22 Şubat 2010 Pazartesi

pembe sümbül fonlu gri yazı

Bu aralar üzüldüğüm fazlaca şey var.

Ağlamayı kesmiş olsam da içimde derin bir "kağıt kesiği" olduğunu ve zaman zaman canımı çok yakarak sızlattığını söyleyebilirim.
O zaman boğazımdan gözlerime, canımı yakarak, su pompalanıyor...

Ananeme pembe sümbül götürdüm bu sabah. Sonra da odaya vuran güneşin kemiklerine etkisinden meydana gelen huzurunu, önce gazetesini sonra da 1990 yılı hürriyeti-cumartesi eklerini tek tek okumasını izledim.
Güvercinlere ekmek verdik ki, gelsinler biraz oyalanalım, zaman geçirip mutlu olalım diye. Eskisi gibi...Muhtemelen ben çocukken ananemin beni oyalamak istemesi gibi.

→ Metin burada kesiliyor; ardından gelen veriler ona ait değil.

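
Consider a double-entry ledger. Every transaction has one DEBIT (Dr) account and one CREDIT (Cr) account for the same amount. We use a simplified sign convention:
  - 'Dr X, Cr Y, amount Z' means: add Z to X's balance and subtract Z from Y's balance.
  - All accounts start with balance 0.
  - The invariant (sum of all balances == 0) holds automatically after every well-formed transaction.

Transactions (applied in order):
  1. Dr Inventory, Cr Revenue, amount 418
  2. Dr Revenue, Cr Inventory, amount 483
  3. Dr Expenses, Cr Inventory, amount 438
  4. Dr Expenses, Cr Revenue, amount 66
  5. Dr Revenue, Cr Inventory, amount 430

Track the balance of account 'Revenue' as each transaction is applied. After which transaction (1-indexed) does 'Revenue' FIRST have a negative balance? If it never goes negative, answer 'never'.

Answer: 1

Derivation:
After txn 1: Revenue=-418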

üzüldüğüm fazlaca şey var, belirsiz bir gelecek, gerektiği kadar konsantre olamamam, kendime ve yakınlarıma zaman harcayamamam gibi...
ama bu aralar üzüldüğüm başka bir şey de; uzun süredir ankara koç müzesinde süregelen minyatür odalar sergisini kaçırmış olmam...daha önce aslında bir benzerini gezmiştim ancak burda da görmek isterdim...o küçücük ama inanılmaz şık, doğal odaları tek tek izlerken ayrıntıyla, hayaller kurmak güzel.

birdahaki sefere diyeceğim ama elimde olsaydı ertelemezdim.

hayatın en küçük parçasını bile ertelemememiz gerektiğini en çok hissettiğim zamanlar bunlar.